A First Example¶
This example shows how to train and rollout a policy for the CartPole environment with A2C. It also gives a small glimpse into the Maze framework.
Training and Rollouts¶
To train a policy with the synchronous advantage actor-critic (A2C), run:
maze-run -cn conf_train env.name=CartPole-v0 algorithm=a2c
All outputs of the training run including model weights will be stored in outputs/<exp-dir>
.
To perform rollouts for evaluating the trained policy, run:
maze-run env.name=CartPole-v0 policy=torch_policy input_dir=outputs/<exp-dir>
This performs 50 rollouts and prints the resulting performance statistics to the command line:
step|path | value
=====|====================================================================|==================
1|rollout_stats DiscreteActionEvents action substep_0/action | [len:7900, μ:0.5]

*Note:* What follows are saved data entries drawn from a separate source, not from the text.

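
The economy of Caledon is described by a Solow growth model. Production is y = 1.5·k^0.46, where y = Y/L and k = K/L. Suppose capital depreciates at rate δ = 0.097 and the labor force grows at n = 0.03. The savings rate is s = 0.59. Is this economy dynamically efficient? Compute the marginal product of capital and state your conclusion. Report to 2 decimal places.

Break-even investment rate: n + δ = 0.03 + 0.097 = 0.127.
Steady-state k*: s·A·k^0.46 = 0.127·k gives k* = (0.59·1.5/0.127)^(1/0.54) ≈ 36.4225.
MPK = 0.46·1.5·36.4225^(-0.54) ≈ 0.0990.
MPK < n+δ = 0.127, so the economy is dynamically inefficient (over-saving).

dynamically inefficient; MPK ≈ 0.10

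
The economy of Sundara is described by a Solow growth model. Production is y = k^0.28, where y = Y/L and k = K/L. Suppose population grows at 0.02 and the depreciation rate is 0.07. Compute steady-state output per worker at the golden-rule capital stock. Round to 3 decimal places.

y_gold ≈ 1.555

Break-even investment rate: n + δ = 0.02 + 0.07 = 0.09.
Setting f'(k) = n+δ gives 0.28·k^(0.28−1) = 0.09, hence k_gold = (0.28/0.09)^(1/0.72) ≈ 4.8373.
Output: y_gold = k_gold^0.28 = 4.8373^0.28 ≈ 1.5549.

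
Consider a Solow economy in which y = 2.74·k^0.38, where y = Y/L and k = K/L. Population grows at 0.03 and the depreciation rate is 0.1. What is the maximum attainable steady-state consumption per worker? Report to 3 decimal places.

Capital per worker breaks even when investment replaces (n + δ)·k; here n + δ = 0.13.
Golden rule sets MPK = n+δ: 0.38·2.74·k^(0.38−1) = 0.13, so k_gold = (0.38·2.74/0.13)^(1/0.62) ≈ 28.6685.
y_gold = 2.74·28.6685^0.38 ≈ 9.8076.
c_gold = y_gold − (n+δ)·k_gold = 9.8076 − 0.13·28.6685 ≈ 6.0807.

c_gold ≈ 6.081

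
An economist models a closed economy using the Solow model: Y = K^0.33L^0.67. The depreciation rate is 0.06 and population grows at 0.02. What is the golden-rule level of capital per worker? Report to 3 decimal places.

k_gold ≈ 8.290

The effective depreciation rate is n + δ = 0.02 + 0.06 = 0.08.
Setting f'(k) = n+δ gives 0.33·k^(0.33−1) = 0.08, hence k_gold = (0.33/0.08)^(1/0.67) ≈ 8.2898.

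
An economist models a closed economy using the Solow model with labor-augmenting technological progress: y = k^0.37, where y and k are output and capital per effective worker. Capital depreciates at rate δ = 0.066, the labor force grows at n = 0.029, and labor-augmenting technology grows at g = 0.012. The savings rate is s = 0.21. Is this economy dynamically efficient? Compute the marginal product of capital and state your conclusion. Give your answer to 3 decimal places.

dynamically efficient; MPK ≈ 0.189

Capital per effective worker breaks even when investment replaces (n + g + δ)·k; here n + g + δ = 0.107.
Steady-state k*: s·k^0.37 = 0.107·k gives k* = (0.21/0.107)^(1/0.63) ≈ 2.9162.
MPK = 0.37·2.9162^(-0.63) ≈ 0.1885.
MPK > n+g+δ = 0.107, so the economy is dynamically efficient (under-saving).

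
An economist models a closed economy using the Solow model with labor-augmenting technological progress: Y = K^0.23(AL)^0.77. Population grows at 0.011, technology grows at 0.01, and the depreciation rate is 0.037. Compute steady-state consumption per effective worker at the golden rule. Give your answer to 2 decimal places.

Capital per effective worker breaks even when investment replaces (n + g + δ)·k; here n + g + δ = 0.058.
Golden rule sets MPK = n+g+δ: 0.23·k^(0.23−1) = 0.058, so k_gold = (0.23/0.058)^(1/0.77) ≈ 5.9843.
y_gold = 5.9843^0.23 ≈ 1.5091.
c_gold = y_gold − (n+g+δ)·k_gold = 1.5091 − 0.058·5.9843 ≈ 1.1620.

c_gold ≈ 1.16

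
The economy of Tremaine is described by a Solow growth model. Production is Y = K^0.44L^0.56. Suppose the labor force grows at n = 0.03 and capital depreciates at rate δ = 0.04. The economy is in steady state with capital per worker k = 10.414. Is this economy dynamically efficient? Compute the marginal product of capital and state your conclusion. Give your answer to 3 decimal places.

dynamically efficient; MPK ≈ 0.118

Capital per worker breaks even when investment replaces (n + δ)·k; here n + δ = 0.07.
MPK = 0.44·k^(0.44−1) = 0.44·10.414^(-0.56) ≈ 0.1185.
MPK > 0.07, so the economy is dynamically efficient (under-saving).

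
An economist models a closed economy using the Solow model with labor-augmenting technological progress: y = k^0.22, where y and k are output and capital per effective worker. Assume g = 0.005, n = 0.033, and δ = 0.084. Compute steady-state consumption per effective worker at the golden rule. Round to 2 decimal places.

n + g + δ = 0.033 + 0.005 + 0.084 = 0.122.
Golden rule sets MPK = n+g+δ: 0.22·k^(0.22−1) = 0.122, so k_gold = (0.22/0.122)^(1/0.78) ≈ 2.1295.
y_gold = 2.1295^0.22 ≈ 1.1809.
c_gold = y_gold − (n+g+δ)·k_gold = 1.1809 − 0.122·2.1295 ≈ 0.9211.

c_gold ≈ 0.92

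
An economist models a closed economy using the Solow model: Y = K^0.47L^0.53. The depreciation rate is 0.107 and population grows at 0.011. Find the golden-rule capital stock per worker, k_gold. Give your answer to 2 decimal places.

n + δ = 0.011 + 0.107 = 0.118.
Golden rule sets MPK = n+δ: 0.47·k^(0.47−1) = 0.118, so k_gold = (0.47/0.118)^(1/0.53) ≈ 13.5670.

k_gold ≈ 13.57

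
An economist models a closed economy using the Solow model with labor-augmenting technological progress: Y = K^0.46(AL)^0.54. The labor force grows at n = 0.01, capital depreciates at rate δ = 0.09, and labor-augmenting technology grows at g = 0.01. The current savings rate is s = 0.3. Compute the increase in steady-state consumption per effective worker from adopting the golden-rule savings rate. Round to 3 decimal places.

Δc ≈ 0.181

Capital per effective worker breaks even when investment replaces (n + g + δ)·k; here n + g + δ = 0.11.
Current steady state (s = 0.3): k* = (0.3/0.11)^(1/0.54) ≈ 6.4107, y* = 6.4107^0.46 ≈ 2.3506, c* = (1−0.3)·2.3506 ≈ 1.6454.
Maximizing c = f(k) − (n+g+δ)·k gives f'(k) = n+g+δ, i.e. 0.46·k^(0.46−1) = 0.11, so k_gold = (0.46/0.11)^(1/0.54) ≈ 14.1474.
y_gold = 14.1474^0.46 ≈ 3.3831, c_gold = y_gold − 0.11·k_gold ≈ 1.8269.
Gain: Δc = 1.8269 − 1.6454 ≈ 0.1814.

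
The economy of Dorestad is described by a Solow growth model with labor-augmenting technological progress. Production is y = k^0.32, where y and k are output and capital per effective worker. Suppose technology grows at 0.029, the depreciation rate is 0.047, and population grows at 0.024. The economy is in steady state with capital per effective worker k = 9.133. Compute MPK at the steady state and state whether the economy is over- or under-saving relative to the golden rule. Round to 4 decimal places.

The effective depreciation rate is n + g + δ = 0.024 + 0.029 + 0.047 = 0.1.
MPK = 0.32·k^(0.32−1) = 0.32·9.133^(-0.68) ≈ 0.0711.
MPK < 0.1, so the economy is dynamically inefficient (over-saving).

over-saving; MPK ≈ 0.0711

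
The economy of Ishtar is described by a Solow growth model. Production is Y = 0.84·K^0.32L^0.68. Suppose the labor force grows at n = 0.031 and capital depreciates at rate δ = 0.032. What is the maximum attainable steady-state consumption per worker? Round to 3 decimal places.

c_gold ≈ 1.131

Capital per worker breaks even when investment replaces (n + δ)·k; here n + δ = 0.063.
Maximizing c = f(k) − (n+δ)·k gives f'(k) = n+δ, i.e. 0.32·0.84·k^(0.32−1) = 0.063, so k_gold = (0.32·0.84/0.063)^(1/0.68) ≈ 8.4450.
y_gold = 0.84·8.4450^0.32 ≈ 1.6626.
c_gold = y_gold − (n+δ)·k_gold = 1.6626 − 0.063·8.4450 ≈ 1.1306.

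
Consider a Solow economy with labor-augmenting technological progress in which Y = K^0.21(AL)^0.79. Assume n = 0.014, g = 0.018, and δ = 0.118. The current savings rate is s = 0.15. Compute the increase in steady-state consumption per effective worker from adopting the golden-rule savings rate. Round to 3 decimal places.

Δc ≈ 0.014

The effective depreciation rate is n + g + δ = 0.014 + 0.018 + 0.118 = 0.15.
Current steady state (s = 0.15): k* = (0.15/0.15)^(1/0.79) ≈ 1.0000, y* = 1.0000^0.21 ≈ 1.0000, c* = (1−0.15)·1.0000 ≈ 0.8500.
Maximizing c = f(k) − (n+g+δ)·k gives f'(k) = n+g+δ, i.e. 0.21·k^(0.21−1) = 0.15, so k_gold = (0.21/0.15)^(1/0.79) ≈ 1.5310.
y_gold = 1.5310^0.21 ≈ 1.0936, c_gold = y_gold − 0.15·k_gold ≈ 0.8639.
Gain: Δc = 0.8639 − 0.8500 ≈ 0.0139.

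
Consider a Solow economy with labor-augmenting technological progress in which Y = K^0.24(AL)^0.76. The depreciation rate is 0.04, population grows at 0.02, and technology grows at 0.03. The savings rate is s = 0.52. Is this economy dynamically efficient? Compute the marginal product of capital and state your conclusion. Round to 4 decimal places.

Break-even investment rate: n + g + δ = 0.02 + 0.03 + 0.04 = 0.09.
Steady-state k*: s·k^0.24 = 0.09·k gives k* = (0.52/0.09)^(1/0.76) ≈ 10.0535.
MPK = 0.24·10.0535^(-0.76) ≈ 0.0415.
MPK < n+g+δ = 0.09, so the economy is dynamically inefficient (over-saving).

dynamically inefficient; MPK ≈ 0.0415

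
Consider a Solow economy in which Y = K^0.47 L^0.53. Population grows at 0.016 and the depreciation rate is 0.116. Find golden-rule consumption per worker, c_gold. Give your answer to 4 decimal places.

The effective depreciation rate is n + δ = 0.016 + 0.116 = 0.132.
Maximizing c = f(k) − (n+δ)·k gives f'(k) = n+δ, i.e. 0.47·k^(0.47−1) = 0.132, so k_gold = (0.47/0.132)^(1/0.53) ≈ 10.9802.
y_gold = 10.9802^0.47 ≈ 3.0838.
c_gold = y_gold − (n+δ)·k_gold = 3.0838 − 0.132·10.9802 ≈ 1.6344.

c_gold ≈ 1.6344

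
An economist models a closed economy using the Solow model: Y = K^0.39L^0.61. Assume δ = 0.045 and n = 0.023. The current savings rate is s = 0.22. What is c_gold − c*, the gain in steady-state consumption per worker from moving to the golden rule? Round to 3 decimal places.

Δc ≈ 0.211

Break-even investment rate: n + δ = 0.023 + 0.045 = 0.068.
Current steady state (s = 0.22): k* = (0.22/0.068)^(1/0.61) ≈ 6.8537, y* = 6.8537^0.39 ≈ 2.1184, c* = (1−0.22)·2.1184 ≈ 1.6524.
Maximizing c = f(k) − (n+δ)·k gives f'(k) = n+δ, i.e. 0.39·k^(0.39−1) = 0.068, so k_gold = (0.39/0.068)^(1/0.61) ≈ 17.5200.
y_gold = 17.5200^0.39 ≈ 3.0548, c_gold = y_gold − 0.068·k_gold ≈ 1.8634.
Gain: Δc = 1.8634 − 1.6524 ≈ 0.2110.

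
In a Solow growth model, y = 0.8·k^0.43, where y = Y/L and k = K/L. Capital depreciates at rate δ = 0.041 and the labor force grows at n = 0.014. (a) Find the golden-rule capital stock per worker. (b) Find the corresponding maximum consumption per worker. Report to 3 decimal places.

(a) k_gold ≈ 24.936; (b) c_gold ≈ 1.818

Capital per worker breaks even when investment replaces (n + δ)·k; here n + δ = 0.055.
Maximizing c = f(k) − (n+δ)·k gives f'(k) = n+δ, i.e. 0.43·0.8·k^(0.43−1) = 0.055, so k_gold = (0.43·0.8/0.055)^(1/0.57) ≈ 24.9365.
y_gold = 0.8·24.9365^0.43 ≈ 3.1895; c_gold = y_gold − 0.055·k_gold ≈ 1.8180.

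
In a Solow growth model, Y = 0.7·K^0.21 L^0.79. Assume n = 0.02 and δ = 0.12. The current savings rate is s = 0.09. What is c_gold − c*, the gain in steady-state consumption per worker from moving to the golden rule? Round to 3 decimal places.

The effective depreciation rate is n + δ = 0.02 + 0.12 = 0.14.
Current steady state (s = 0.09): k* = (0.09·0.7/0.14)^(1/0.79) ≈ 0.3639, y* = 0.7·0.3639^0.21 ≈ 0.5661, c* = (1−0.09)·0.5661 ≈ 0.5152.
Maximizing c = f(k) − (n+δ)·k gives f'(k) = n+δ, i.e. 0.21·0.7·k^(0.21−1) = 0.14, so k_gold = (0.21·0.7/0.14)^(1/0.79) ≈ 1.0637.
y_gold = 0.7·1.0637^0.21 ≈ 0.7091, c_gold = y_gold − 0.14·k_gold ≈ 0.5602.
Gain: Δc = 0.5602 − 0.5152 ≈ 0.0450.

Δc ≈ 0.045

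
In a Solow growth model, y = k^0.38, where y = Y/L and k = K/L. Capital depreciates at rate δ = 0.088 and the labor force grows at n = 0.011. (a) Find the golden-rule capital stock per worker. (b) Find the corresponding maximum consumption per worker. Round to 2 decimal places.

(a) k_gold ≈ 8.75; (b) c_gold ≈ 1.41

n + δ = 0.011 + 0.088 = 0.099.
Golden rule sets MPK = n+δ: 0.38·k^(0.38−1) = 0.099, so k_gold = (0.38/0.099)^(1/0.62) ≈ 8.7534.
y_gold = 8.7534^0.38 ≈ 2.2805; c_gold = y_gold − 0.099·k_gold ≈ 1.4139.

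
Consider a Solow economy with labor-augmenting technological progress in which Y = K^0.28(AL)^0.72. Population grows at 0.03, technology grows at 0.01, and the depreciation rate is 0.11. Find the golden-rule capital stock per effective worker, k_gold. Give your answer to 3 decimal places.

k_gold ≈ 2.379

n + g + δ = 0.03 + 0.01 + 0.11 = 0.15.
At the golden rule the marginal product of capital equals n+g+δ: 0.28·k^(0.28−1) = 0.15. Solving, k_gold = (0.28/0.15)^(1/0.72) ≈ 2.3795.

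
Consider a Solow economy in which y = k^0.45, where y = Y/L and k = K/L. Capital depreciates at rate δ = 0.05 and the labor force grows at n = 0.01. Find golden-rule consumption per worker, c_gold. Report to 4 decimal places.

The effective depreciation rate is n + δ = 0.01 + 0.05 = 0.06.
At the golden rule the marginal product of capital equals n+δ: 0.45·k^(0.45−1) = 0.06. Solving, k_gold = (0.45/0.06)^(1/0.55) ≈ 38.9960.
y_gold = 38.9960^0.45 ≈ 5.1995.
c_gold = y_gold − (n+δ)·k_gold = 5.1995 − 0.06·38.9960 ≈ 2.8597.

c_gold ≈ 2.8597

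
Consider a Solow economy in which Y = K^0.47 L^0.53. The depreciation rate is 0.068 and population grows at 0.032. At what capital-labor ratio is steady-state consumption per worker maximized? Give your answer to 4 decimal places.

k_gold ≈ 18.5400

Break-even investment rate: n + δ = 0.032 + 0.068 = 0.1.
At the golden rule the marginal product of capital equals n+δ: 0.47·k^(0.47−1) = 0.1. Solving, k_gold = (0.47/0.1)^(1/0.53) ≈ 18.5400.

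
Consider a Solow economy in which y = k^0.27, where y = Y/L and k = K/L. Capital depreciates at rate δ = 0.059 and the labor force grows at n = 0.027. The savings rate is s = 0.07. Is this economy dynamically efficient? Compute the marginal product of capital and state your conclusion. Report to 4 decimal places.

dynamically efficient; MPK ≈ 0.3317

The effective depreciation rate is n + δ = 0.027 + 0.059 = 0.086.
Steady-state k*: s·k^0.27 = 0.086·k gives k* = (0.07/0.086)^(1/0.73) ≈ 0.7543.
MPK = 0.27·0.7543^(-0.73) ≈ 0.3317.
MPK > n+δ = 0.086, so the economy is dynamically efficient (under-saving).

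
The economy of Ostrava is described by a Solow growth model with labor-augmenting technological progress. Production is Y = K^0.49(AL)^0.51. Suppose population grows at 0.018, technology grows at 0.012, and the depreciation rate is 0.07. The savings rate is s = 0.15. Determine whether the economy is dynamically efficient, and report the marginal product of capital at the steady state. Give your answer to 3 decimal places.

dynamically efficient; MPK ≈ 0.327

Capital per effective worker breaks even when investment replaces (n + g + δ)·k; here n + g + δ = 0.1.
Steady-state k*: s·k^0.49 = 0.1·k gives k* = (0.15/0.1)^(1/0.51) ≈ 2.2145.
MPK = 0.49·2.2145^(-0.51) ≈ 0.3267.
MPK > n+g+δ = 0.1, so the economy is dynamically efficient (under-saving).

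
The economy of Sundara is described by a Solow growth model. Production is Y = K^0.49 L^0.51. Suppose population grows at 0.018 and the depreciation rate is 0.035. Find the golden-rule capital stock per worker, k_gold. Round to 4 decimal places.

k_gold ≈ 78.3360

Break-even investment rate: n + δ = 0.018 + 0.035 = 0.053.
At the golden rule the marginal product of capital equals n+δ: 0.49·k^(0.49−1) = 0.053. Solving, k_gold = (0.49/0.053)^(1/0.51) ≈ 78.3360.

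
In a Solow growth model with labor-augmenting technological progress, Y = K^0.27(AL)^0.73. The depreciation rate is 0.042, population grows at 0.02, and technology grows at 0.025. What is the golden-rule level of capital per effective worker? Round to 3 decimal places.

n + g + δ = 0.02 + 0.025 + 0.042 = 0.087.
Maximizing c = f(k) − (n+g+δ)·k gives f'(k) = n+g+δ, i.e. 0.27·k^(0.27−1) = 0.087, so k_gold = (0.27/0.087)^(1/0.73) ≈ 4.7180.

k_gold ≈ 4.718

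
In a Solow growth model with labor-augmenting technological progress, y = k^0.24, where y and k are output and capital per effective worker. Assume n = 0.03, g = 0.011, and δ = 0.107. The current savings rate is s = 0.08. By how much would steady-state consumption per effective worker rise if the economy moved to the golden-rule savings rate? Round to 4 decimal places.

Δc ≈ 0.1278

The effective depreciation rate is n + g + δ = 0.03 + 0.011 + 0.107 = 0.148.
Current steady state (s = 0.08): k* = (0.08/0.148)^(1/0.76) ≈ 0.4451, y* = 0.4451^0.24 ≈ 0.8234, c* = (1−0.08)·0.8234 ≈ 0.7576.
At the golden rule the marginal product of capital equals n+g+δ: 0.24·k^(0.24−1) = 0.148. Solving, k_gold = (0.24/0.148)^(1/0.76) ≈ 1.8891.
y_gold = 1.8891^0.24 ≈ 1.1649, c_gold = y_gold − 0.148·k_gold ≈ 0.8853.
Gain: Δc = 0.8853 − 0.7576 ≈ 0.1278.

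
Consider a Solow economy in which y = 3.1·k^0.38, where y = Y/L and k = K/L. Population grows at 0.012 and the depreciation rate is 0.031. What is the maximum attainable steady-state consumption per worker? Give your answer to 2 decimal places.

Capital per worker breaks even when investment replaces (n + δ)·k; here n + δ = 0.043.
Maximizing c = f(k) − (n+δ)·k gives f'(k) = n+δ, i.e. 0.38·3.1·k^(0.38−1) = 0.043, so k_gold = (0.38·3.1/0.043)^(1/0.62) ≈ 208.3692.
y_gold = 3.1·208.3692^0.38 ≈ 23.5786.
c_gold = y_gold − (n+δ)·k_gold = 23.5786 − 0.043·208.3692 ≈ 14.6187.

c_gold ≈ 14.62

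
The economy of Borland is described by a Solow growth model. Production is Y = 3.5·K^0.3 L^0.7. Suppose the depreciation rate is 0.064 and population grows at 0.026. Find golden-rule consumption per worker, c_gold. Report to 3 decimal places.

c_gold ≈ 7.021

n + δ = 0.026 + 0.064 = 0.09.
Golden rule sets MPK = n+δ: 0.3·3.5·k^(0.3−1) = 0.09, so k_gold = (0.3·3.5/0.09)^(1/0.7) ≈ 33.4356.
y_gold = 3.5·33.4356^0.3 ≈ 10.0307.
c_gold = y_gold − (n+δ)·k_gold = 10.0307 − 0.09·33.4356 ≈ 7.0215.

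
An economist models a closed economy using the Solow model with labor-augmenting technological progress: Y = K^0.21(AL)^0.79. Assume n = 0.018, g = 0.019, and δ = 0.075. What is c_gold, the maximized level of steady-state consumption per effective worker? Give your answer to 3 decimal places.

c_gold ≈ 0.934

Break-even investment rate: n + g + δ = 0.018 + 0.019 + 0.075 = 0.112.
Maximizing c = f(k) − (n+g+δ)·k gives f'(k) = n+g+δ, i.e. 0.21·k^(0.21−1) = 0.112, so k_gold = (0.21/0.112)^(1/0.79) ≈ 2.2160.
y_gold = 2.2160^0.21 ≈ 1.1819.
c_gold = y_gold − (n+g+δ)·k_gold = 1.1819 − 0.112·2.2160 ≈ 0.9337.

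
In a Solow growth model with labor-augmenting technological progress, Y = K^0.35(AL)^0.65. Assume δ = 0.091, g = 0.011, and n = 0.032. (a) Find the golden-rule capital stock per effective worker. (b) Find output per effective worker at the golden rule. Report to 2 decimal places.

(a) k_gold ≈ 4.38; (b) y_gold ≈ 1.68

The effective depreciation rate is n + g + δ = 0.032 + 0.011 + 0.091 = 0.134.
Setting f'(k) = n+g+δ gives 0.35·k^(0.35−1) = 0.134, hence k_gold = (0.35/0.134)^(1/0.65) ≈ 4.3801.
y_gold = 4.3801^0.35 ≈ 1.6769.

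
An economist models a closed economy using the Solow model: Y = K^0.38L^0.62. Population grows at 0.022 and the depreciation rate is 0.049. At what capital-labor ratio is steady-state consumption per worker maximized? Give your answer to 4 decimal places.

k_gold ≈ 14.9638

n + δ = 0.022 + 0.049 = 0.071.
Maximizing c = f(k) − (n+δ)·k gives f'(k) = n+δ, i.e. 0.38·k^(0.38−1) = 0.071, so k_gold = (0.38/0.071)^(1/0.62) ≈ 14.9638.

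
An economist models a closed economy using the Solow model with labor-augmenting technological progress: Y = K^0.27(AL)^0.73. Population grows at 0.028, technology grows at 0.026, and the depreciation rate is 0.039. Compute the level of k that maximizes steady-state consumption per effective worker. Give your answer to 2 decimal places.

k_gold ≈ 4.31

n + g + δ = 0.028 + 0.026 + 0.039 = 0.093.
Golden rule sets MPK = n+g+δ: 0.27·k^(0.27−1) = 0.093, so k_gold = (0.27/0.093)^(1/0.73) ≈ 4.3061.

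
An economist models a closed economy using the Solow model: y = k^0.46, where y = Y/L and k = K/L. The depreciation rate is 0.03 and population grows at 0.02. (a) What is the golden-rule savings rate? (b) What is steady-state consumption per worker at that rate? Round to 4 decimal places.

Break-even investment rate: n + δ = 0.02 + 0.03 = 0.05.
For Cobb-Douglas, s_gold equals capital's share: s_gold = 0.46.
Setting f'(k) = n+δ gives 0.46·k^(0.46−1) = 0.05, hence k_gold = (0.46/0.05)^(1/0.54) ≈ 60.9245.
y_gold = 60.9245^0.46 ≈ 6.6222; c_gold = (1−0.46)·y_gold ≈ 3.5760.

(a) s_gold = 0.4600; (b) c_gold ≈ 3.5760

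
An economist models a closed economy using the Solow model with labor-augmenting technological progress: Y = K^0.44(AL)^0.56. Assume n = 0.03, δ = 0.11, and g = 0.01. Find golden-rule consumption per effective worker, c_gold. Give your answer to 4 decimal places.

c_gold ≈ 1.3044

Break-even investment rate: n + g + δ = 0.03 + 0.01 + 0.11 = 0.15.
Maximizing c = f(k) − (n+g+δ)·k gives f'(k) = n+g+δ, i.e. 0.44·k^(0.44−1) = 0.15, so k_gold = (0.44/0.15)^(1/0.56) ≈ 6.8324.
y_gold = 6.8324^0.44 ≈ 2.3292.
c_gold = y_gold − (n+g+δ)·k_gold = 2.3292 − 0.15·6.8324 ≈ 1.3044.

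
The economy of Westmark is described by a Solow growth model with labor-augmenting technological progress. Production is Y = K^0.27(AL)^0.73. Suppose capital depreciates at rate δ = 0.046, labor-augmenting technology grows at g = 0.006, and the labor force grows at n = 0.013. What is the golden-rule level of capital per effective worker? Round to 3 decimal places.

Break-even investment rate: n + g + δ = 0.013 + 0.006 + 0.046 = 0.065.
Setting f'(k) = n+g+δ gives 0.27·k^(0.27−1) = 0.065, hence k_gold = (0.27/0.065)^(1/0.73) ≈ 7.0338.

k_gold ≈ 7.034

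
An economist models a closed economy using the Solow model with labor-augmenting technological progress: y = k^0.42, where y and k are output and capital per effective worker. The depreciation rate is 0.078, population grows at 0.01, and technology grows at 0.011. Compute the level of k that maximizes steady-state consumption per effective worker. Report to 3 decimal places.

k_gold ≈ 12.081

Capital per effective worker breaks even when investment replaces (n + g + δ)·k; here n + g + δ = 0.099.
At the golden rule the marginal product of capital equals n+g+δ: 0.42·k^(0.42−1) = 0.099. Solving, k_gold = (0.42/0.099)^(1/0.58) ≈ 12.0807.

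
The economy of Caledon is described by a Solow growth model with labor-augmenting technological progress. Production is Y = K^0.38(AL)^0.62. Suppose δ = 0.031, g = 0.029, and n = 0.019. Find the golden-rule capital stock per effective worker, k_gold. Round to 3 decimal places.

The effective depreciation rate is n + g + δ = 0.019 + 0.029 + 0.031 = 0.079.
At the golden rule the marginal product of capital equals n+g+δ: 0.38·k^(0.38−1) = 0.079. Solving, k_gold = (0.38/0.079)^(1/0.62) ≈ 12.5966.

k_gold ≈ 12.597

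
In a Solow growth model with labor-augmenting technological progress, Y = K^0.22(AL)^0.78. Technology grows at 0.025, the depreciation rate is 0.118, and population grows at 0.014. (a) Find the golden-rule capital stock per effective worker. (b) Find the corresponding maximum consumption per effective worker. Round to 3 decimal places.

(a) k_gold ≈ 1.541; (b) c_gold ≈ 0.858

Break-even investment rate: n + g + δ = 0.014 + 0.025 + 0.118 = 0.157.
Maximizing c = f(k) − (n+g+δ)·k gives f'(k) = n+g+δ, i.e. 0.22·k^(0.22−1) = 0.157, so k_gold = (0.22/0.157)^(1/0.78) ≈ 1.5412.
y_gold = 1.5412^0.22 ≈ 1.0998; c_gold = y_gold − 0.157·k_gold ≈ 0.8579.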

1|rollout_stats BaseEnvEvents reward median_step_count | 157.500
1|rollout_stats BaseEnvEvents reward mean_step_count | 158.000
1|rollout_stats BaseEnvEvents reward total_step_count | 7900.000
1|rollout_stats BaseEnvEvents reward total_episode_count | 50.000
1|rollout_stats BaseEnvEvents reward episode_count | 50.000
1|rollout_stats BaseEnvEvents reward std | 31.843
1|rollout_stats BaseEnvEvents reward mean | 158.000
1|rollout_stats BaseEnvEvents reward min | 83.000
1|rollout_stats BaseEnvEvents reward max | 200.000
To see the policy directly in action you can also perform sequential rollouts with rendering:
maze-run env.name=CartPole-v0 policy=torch_policy input_dir=outputs/<exp-dir> \
runner=sequential runner.render=true
Tensorboard¶
To watch the training progress with Tensorboard start it by running:
tensorboard --logdir outputs/
and view it with your browser at http://localhost:6006/.
Training Outputs¶
For easier reproducibility Maze writes the full configuration compiled with Hydra to the command line an preserves it in the TEXT tab of Tensorboard along with the original training command.
algorithm:
device: cpu
entropy_coef: 0.0
gae_lambda: 1.0
gamma: 0.98
lr: 0.0005
max_grad_norm: 0.0
n_rollout_steps: 20
policy_loss_coef: 1.0
value_loss_coef: 0.5
env:
env: CartPole-v0
type: maze.core.wrappers.maze_gym_env_wrapper.GymMazeEnv
log_base_dir: outputs
model:
type: maze.perception.models.template_model_composer.TemplateModelComposer
distribution_mapper_config: {}
model_builder:
type: maze.perception.builders.ConcatModelBuilder
modality_config:
feature:
block_params:
hidden_units: [32, 32]
non_lin: torch.nn.SELU
block_type: dense
hidden: {}
recurrence: {}
observation_modality_mapping:
observation: feature
critics:
type: maze.perception.models.critics.StateCriticComposer
...
You will also find PDFs showing the inference graphs of the policy and critic networks in the experiment output directory. This turns out to be extremely useful when playing around with model architectures or when returning to experiments at a later stage.